A pesar de que no es ninguna sorpresa, las ciudades concentran riqueza y prosperidad, y, por lo tanto, atraen a las personas en su búsqueda de bienestar. Son un imán para las personas más necesitadas, hambrientas de siquiera una oportunidad que les permita progresar. De hecho, 3.3 millones de peruanos que viven en situación de pobreza habitan en las ciudades de nuestro país (INEI, 2016). Sin embargo, ellas y, en especial, Lima se presentan como espacios muy vulnerables en los que los riesgos se incrementan y la calidad de vida es cada vez más difícil de alcanzar. Aunque no se quiera creer, no es que las ciudades solo atraigan la pobreza, también la producen.

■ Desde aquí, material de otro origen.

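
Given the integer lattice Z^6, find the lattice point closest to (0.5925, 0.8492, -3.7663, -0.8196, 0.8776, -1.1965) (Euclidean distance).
(1, 1, -4, -1, 1, -1)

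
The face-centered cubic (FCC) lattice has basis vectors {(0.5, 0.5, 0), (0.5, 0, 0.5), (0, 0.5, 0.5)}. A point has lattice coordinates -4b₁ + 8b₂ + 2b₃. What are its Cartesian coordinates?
(2, -1, 5)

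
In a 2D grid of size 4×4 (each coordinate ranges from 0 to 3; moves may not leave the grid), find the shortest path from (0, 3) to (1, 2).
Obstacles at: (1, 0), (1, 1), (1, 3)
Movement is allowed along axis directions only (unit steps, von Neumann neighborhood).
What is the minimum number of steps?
2
(one shortest path: (0, 3) → (0, 2) → (1, 2))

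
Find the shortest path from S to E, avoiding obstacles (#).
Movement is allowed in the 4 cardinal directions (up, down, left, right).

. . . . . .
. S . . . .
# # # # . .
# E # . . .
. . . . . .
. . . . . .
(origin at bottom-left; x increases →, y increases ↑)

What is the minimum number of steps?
10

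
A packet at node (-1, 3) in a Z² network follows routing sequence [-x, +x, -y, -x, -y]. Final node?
(-2, 1)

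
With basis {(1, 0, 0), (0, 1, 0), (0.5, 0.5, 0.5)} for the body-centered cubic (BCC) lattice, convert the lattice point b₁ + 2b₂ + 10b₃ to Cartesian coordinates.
(6, 7, 5)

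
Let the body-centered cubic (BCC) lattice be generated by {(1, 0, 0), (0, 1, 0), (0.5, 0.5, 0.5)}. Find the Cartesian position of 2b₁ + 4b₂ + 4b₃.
(4, 6, 2)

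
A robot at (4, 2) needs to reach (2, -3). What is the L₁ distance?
7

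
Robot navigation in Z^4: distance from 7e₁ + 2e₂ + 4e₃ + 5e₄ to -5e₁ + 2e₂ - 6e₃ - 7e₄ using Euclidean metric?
19.6977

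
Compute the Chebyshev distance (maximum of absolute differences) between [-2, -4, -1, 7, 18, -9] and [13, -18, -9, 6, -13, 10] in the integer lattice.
31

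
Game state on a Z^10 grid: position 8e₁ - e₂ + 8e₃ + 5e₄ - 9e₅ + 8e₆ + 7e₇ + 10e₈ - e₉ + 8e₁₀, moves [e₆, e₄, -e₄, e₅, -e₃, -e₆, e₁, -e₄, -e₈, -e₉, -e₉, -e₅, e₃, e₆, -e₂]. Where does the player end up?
(9, -2, 8, 4, -9, 9, 7, 9, -3, 8)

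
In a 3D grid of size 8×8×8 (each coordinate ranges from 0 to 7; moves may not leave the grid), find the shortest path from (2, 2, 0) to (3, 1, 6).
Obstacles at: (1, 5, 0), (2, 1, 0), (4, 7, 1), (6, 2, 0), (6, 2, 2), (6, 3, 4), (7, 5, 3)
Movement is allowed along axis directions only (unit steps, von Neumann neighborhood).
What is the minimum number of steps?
8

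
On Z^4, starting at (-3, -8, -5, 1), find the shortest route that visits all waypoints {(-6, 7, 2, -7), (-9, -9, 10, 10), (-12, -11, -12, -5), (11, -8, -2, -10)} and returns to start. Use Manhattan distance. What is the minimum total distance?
178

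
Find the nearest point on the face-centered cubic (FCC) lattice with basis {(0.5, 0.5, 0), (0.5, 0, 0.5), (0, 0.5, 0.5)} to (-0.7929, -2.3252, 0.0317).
(-0.5, -2.5, 0)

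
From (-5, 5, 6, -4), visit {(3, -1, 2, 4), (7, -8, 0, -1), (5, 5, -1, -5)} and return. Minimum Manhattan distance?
82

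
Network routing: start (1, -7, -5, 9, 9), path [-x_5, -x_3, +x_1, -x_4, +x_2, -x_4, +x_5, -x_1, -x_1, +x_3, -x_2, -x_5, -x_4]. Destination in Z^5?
(0, -7, -5, 6, 8)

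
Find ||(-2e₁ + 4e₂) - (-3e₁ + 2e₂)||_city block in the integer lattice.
3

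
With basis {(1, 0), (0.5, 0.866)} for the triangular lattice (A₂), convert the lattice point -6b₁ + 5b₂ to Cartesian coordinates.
(-3.5, 4.33)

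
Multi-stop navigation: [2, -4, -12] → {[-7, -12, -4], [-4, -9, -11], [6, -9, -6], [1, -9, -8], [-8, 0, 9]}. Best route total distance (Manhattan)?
69
(one optimal route: (2, -4, -12) → (6, -9, -6) → (1, -9, -8) → (-4, -9, -11) → (-7, -12, -4) → (-8, 0, 9))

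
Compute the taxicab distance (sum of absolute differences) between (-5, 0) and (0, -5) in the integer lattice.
10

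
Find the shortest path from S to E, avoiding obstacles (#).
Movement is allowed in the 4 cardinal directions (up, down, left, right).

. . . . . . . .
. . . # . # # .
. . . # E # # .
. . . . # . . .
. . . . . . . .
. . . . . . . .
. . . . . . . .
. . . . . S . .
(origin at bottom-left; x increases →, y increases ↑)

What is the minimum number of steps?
14
(one shortest path: (5, 0) → (4, 0) → (3, 0) → (2, 0) → (2, 1) → (2, 2) → (2, 3) → (2, 4) → (2, 5) → (2, 6) → (2, 7) → (3, 7) → (4, 7) → (4, 6) → (4, 5))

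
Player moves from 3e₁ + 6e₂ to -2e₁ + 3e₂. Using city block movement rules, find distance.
8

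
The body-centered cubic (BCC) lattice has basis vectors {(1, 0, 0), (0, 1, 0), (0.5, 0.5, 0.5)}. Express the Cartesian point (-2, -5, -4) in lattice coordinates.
2b₁ - b₂ - 8b₃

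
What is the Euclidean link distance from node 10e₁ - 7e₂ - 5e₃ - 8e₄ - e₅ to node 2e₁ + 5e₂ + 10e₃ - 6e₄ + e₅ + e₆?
21.0238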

Ejemplo de ello es el terrible caso de Jovi y Jorge, los trabajadores muertos quemados en el incendio de Las Malvinas que pone en evidencia esa vulnerabilidad. Aquí no solo estamos frente a las consecuencias de la informalidad reflejadas en la ausencia de permisos, licencias y seguridad, sino también frente a la precariedad de las condiciones laborales a la que se someten las personas con mayores necesidades.

Si bien hay quienes señalan que es exagerado hablar de esclavitud, el contexto de trabajadores encerrados con candado por horas y sin poder siquiera salir a comer o ir al baño nos demuestra que el abuso y la explotación no conocen límites. Lamentablemente, estas prácticas son más comunes de lo que queremos ver. Otras industrias también “progresan” sobre la base de este tipo de prácticas inhumanas e ilegales.

Es importante restituir en nuestra sociedad valores como la decencia y el respeto. Resulta indispensable devolver la autoridad y la potestad de fiscalización a las instituciones públicas; revivir los sindicatos como entidades de defensa de derechos y ejercer el control urbano para evitar nuevas tragedias.

Se necesitan municipios que tengan la capacidad y el apoyo para hacer cumplir las normas y, por supuesto, que no les rompan la mano a los funcionarios – práctica que se ha institucionalizado–.

La semana pasada me preguntaba qué necesitábamos para dejar de ser una ciudad de mierda. Y aunque las respuestas sean muchas y complejas, lo primero y más importante es que nosotros, usted y yo, debemos dejar de tolerarlo. En nuestras manos está el cambio. Incluso, si cree que ya todo está perdido, insista: tome acción. Por su futuro, el de su familia y el de todos. Para dejar de ser una ciudad de mierda.